Alla disciplina sulle distanze legali tra gli edifici viene riconosciuta un’ulteriore inespressa funzione: la tutela dal possibile crollo in occasione di fenomeni tellurici.

La Corte di Cassazione (sent. n.9318/09), infatti, ha stabilito che la distanza legale minima tra gli edifici va rispettata anche se tra gli stessi è stata realizzata una via pubblica: ciò a motivo che “nelle zone sismiche la distanza legale degli intervalli di isolamento è diretta a tutelare l’integrità della proprietà edilizia contro il pericolo di crollo degli edifici vicini per effetto dei movimenti tellurici…”. Tale pericolo non viene meno “… per la presenza tra due edifici di una pubblica via … ” sicché “… anche in tal caso deve riconoscersi il diritto del proprietario frontista il diritto di far valere dette distanze con l’azione di riduzione in pristino … essendo la normativa antisismica direttamente richiamata dall’art.871, 2° co., c.c.

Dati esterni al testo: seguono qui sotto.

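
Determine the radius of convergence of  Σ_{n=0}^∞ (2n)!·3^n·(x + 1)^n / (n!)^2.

The ratio of consecutive coefficients is (2n+1)·(2n+2)/(n+1)² · 3 → 12.
The series converges when 12 · |x + 1| < 1, giving R = 1/12.

R = 1/12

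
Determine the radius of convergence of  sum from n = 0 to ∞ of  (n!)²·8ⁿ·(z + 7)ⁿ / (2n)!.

R = 1/2

The ratio of consecutive coefficients is (n+1)²/[(2n+1)·(2n+2)] · 8 → 2.
Convergence for |z + 7| · 2 < 1, i.e. |z + 7| < 1/2. So R = 1/2.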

Inoltre, ai sensi dell’art.872 c.c., la riduzione in pristino, essendo un mezzo di tutela volto ad eliminare le violazioni delle disposizioni sulle distanze nelle costruzioni, può essere riconosciuta ed eseguita in termini meno radicali dell’eliminazione fisica della cosa, attraverso la condanna all’arretramento del manufatto alla distanza prescritta”.